Given acos(x) + bsin(x) you can rewrite it as: √(a^2+b^2)cos(x - θ), where θ = tan^-1(b/a) This means that 3cos(x) + 5sin(x) becomes: √34cos(x - 1.030376827) in radians or √34cos(x - 59.03624347) in degrees. Now to solve for 3cos(x) + 5sin(x) = 4 (I'll do this on the range [0,360)) √34cos(x - 59.03624347) = 4 cos(x - 59.03624347) = 4/√34 x - 59.03624347 = 46.68614334 or x - 59.03624347 = 313.3138567 x = 105.7223868 or x = 372.3501001 Since the desired range is [0,360) subtract 360 from 372.3501001 So 3cos(x) + 5sin(x) = 4 when x = x = 105.7223868 or x = 12.3501001
3cosx = 4sinx -2 (find the angle between 0 to 360 )?
3 cos x = 4 sin x - 2. [Square.] 9 cos² x = 16 sin² x - 16 sin x + 4. 9 - 9 sin² x = 16 sin² x - 16 sin x + 4. 0 = 25 sin² x - 16 sin x - 5. 0 = 25 sin² x - 16 sin x + 2.56 - 7.56. 7.56 = (5 sin x - 1.6)². ±√7.56 = 5 sin x - 1.6. 1.6 ±√7.56 = 5 sin x. (1.6 ±√7.56) / 5 = sin x. After computation arcsines are about 60.4480761° and -13.291719° BUT examinations of cosine values show that while the first works only in quadrant I, the second only works in quadrant III as 193.291719°.
Trig: How to solve cos^2x-sin^2x-3cosx-1?

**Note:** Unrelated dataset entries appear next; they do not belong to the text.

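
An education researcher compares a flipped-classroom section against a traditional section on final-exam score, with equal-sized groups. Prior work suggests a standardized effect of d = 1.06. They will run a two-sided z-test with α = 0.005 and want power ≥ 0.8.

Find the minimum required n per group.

n = 24 per group

Set Φ(δ − 2.807) = 0.8; then δ − 2.807 = Φ⁻¹(0.8) = 0.842, giving δ = 3.649.
(For δ > 0 the lower-tail rejection region contributes negligibly to power, so the one-term inversion is standard.)
δ = d·√(n/2) ⇒ n = 2(δ/d)² = 2 × (3.649 / 1.06)² = 23.70.
Round up to the next whole unit.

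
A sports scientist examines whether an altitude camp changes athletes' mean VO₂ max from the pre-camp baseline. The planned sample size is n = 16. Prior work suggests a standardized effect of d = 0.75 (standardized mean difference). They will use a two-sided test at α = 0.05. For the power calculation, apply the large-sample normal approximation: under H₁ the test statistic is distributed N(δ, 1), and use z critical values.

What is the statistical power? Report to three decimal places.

Power ≈ 0.851

Noncentrality parameter: δ = d·√n = 0.75 × √16 = 3.0000
Two-sided α = 0.05 → critical value z_{0.025} = 1.960.
Power = Φ(δ − 1.960) + Φ(−δ − 1.960) = Φ(1.040) + Φ(-4.960) = 0.8508 + 0.0000 = 0.8508.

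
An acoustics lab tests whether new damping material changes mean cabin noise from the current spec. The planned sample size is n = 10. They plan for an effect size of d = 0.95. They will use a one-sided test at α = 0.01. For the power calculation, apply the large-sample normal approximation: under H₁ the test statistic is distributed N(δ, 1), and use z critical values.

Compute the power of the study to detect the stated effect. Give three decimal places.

Noncentrality parameter: δ = d·√n = 0.95 × √10 = 3.0042
One-sided α = 0.01 → critical value z_{0.01} = 2.326.
Power = P(Z > 2.326 − δ) = Φ(0.678) = 0.7511.

Power ≈ 0.751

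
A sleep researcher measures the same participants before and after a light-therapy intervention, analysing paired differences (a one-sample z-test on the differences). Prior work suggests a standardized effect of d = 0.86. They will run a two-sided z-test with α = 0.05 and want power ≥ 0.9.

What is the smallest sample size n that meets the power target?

n = 15

Set Φ(δ − 1.960) = 0.9; then δ − 1.960 = Φ⁻¹(0.9) = 1.282, giving δ = 3.242.
(Ignoring the negligible lower-tail rejection probability gives the usual closed-form inversion.)
δ = d·√n ⇒ n = (δ/d)² = (3.242 / 0.86)² = 14.21.
Rounding up, n = 15.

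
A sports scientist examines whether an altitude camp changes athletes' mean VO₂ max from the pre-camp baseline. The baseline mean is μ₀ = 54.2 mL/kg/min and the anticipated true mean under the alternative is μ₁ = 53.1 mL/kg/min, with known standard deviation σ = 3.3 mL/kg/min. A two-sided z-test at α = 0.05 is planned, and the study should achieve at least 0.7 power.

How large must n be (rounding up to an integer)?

Standardized effect: d = |μ₁ − μ₀| / σ = |53.1 − 54.2| / 3.3 = 0.3333
Set Φ(δ − 1.960) = 0.7; then δ − 1.960 = Φ⁻¹(0.7) = 0.524, giving δ = 2.484.
(The Φ(−δ − z_{α/2}) term is vanishingly small for δ > 0 and is dropped in the standard sample-size formula.)
δ = d·√n ⇒ n = (δ/d)² = (2.484 / 0.3333)² = 55.55.
Rounding up, n = 56.

n = 56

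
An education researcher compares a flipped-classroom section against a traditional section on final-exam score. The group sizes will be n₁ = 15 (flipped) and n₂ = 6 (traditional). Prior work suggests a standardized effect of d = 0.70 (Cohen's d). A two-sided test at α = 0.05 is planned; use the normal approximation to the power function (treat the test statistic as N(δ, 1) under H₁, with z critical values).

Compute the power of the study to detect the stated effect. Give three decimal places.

Power ≈ 0.305

Noncentrality parameter: δ = d / √(1/n₁ + 1/n₂) = 0.70 / √(1/15 + 1/6) = 1.4491
Critical value for a two-sided test at α = 0.05: z_{α/2} = 1.960.
Power = Φ(δ − 1.960) + Φ(−δ − 1.960) = Φ(-0.511) + Φ(-3.409) = 0.3047 + 0.0003 = 0.3051.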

cos^2 x - sin^2 x - 3cosx - 1 in order to "solve" there must be an equal sign. May I assume that this is equal to zero? if so, first substitute (1 - cos^2 x) for the sin^2 x: cos^2 x - (1 - cos^2 x) - 3cosx - 1 = 0 simplify: 2cos^2x - 3cosx - 2 = 0 this factors -- you can see it more clearly if you substitute a variable for cosx, let's say "y", and you have: 2y^2 - 3y - 2 = 0 which factors to: (2y + 1)(y - 2) = 0 and set each factor equal to zero: 2y + 1 = 0 or y - 2 = 0 when you substitute back and solve for cosx, throw out cosx=2, since it is out of the possible range for cosine, and you are left with: cosx = -1/2 this is "special" as it's reference angle is 60º. Since the cosine is negative, the angle is in either the 2nd or 3rd quadrants. As such, x = 120º or x = 240º or, if prefer radians: 2π/3 and 4π/3 that's it! ;)
How to solve: (3sinx)^2+(3cosx)^2?
(3sinx)² + (3cosx)² = 3² sin²x + 3² cos²x = 9(sin²x + cos²x) = 9*1 = 9
The value of x which satisfies the eq:( cos^2x-3cosx+2)/sin^2x=1 , lies in the open interval?
ah such a cuite name you have nishi .well dear look what am doing ; as you know sin^2x + cos^2 = +1 so sin^2x = 1-cos^2x formula one; (cos^2x-3cosx+2) / sin^2x=1 cos^2x-3cosx+2 = (sin^2x)*1 cos^2x-3cosx+2 = sin^2x { here put formual (a) instead of sin^2x } cos^2x-3cosx+2 = 1- (cos^2x) cos^2x-3cosx+ cos^2x = 1-2 2cos^2x - 3cosx =-1 factor ( cosx) cosx(2cosx - 3) = -1 cosx= -1 as you know in 0, 2pi cosx = +1 & in pi cosx = -1 Or 2 cosx -3 = -1 ; 2cosx = -1+3 ; 2cosx = 2 ; cosx = +1 x = 0 , x = 180 or pi ; x = 360 or 2pi Good Luck sweetheart.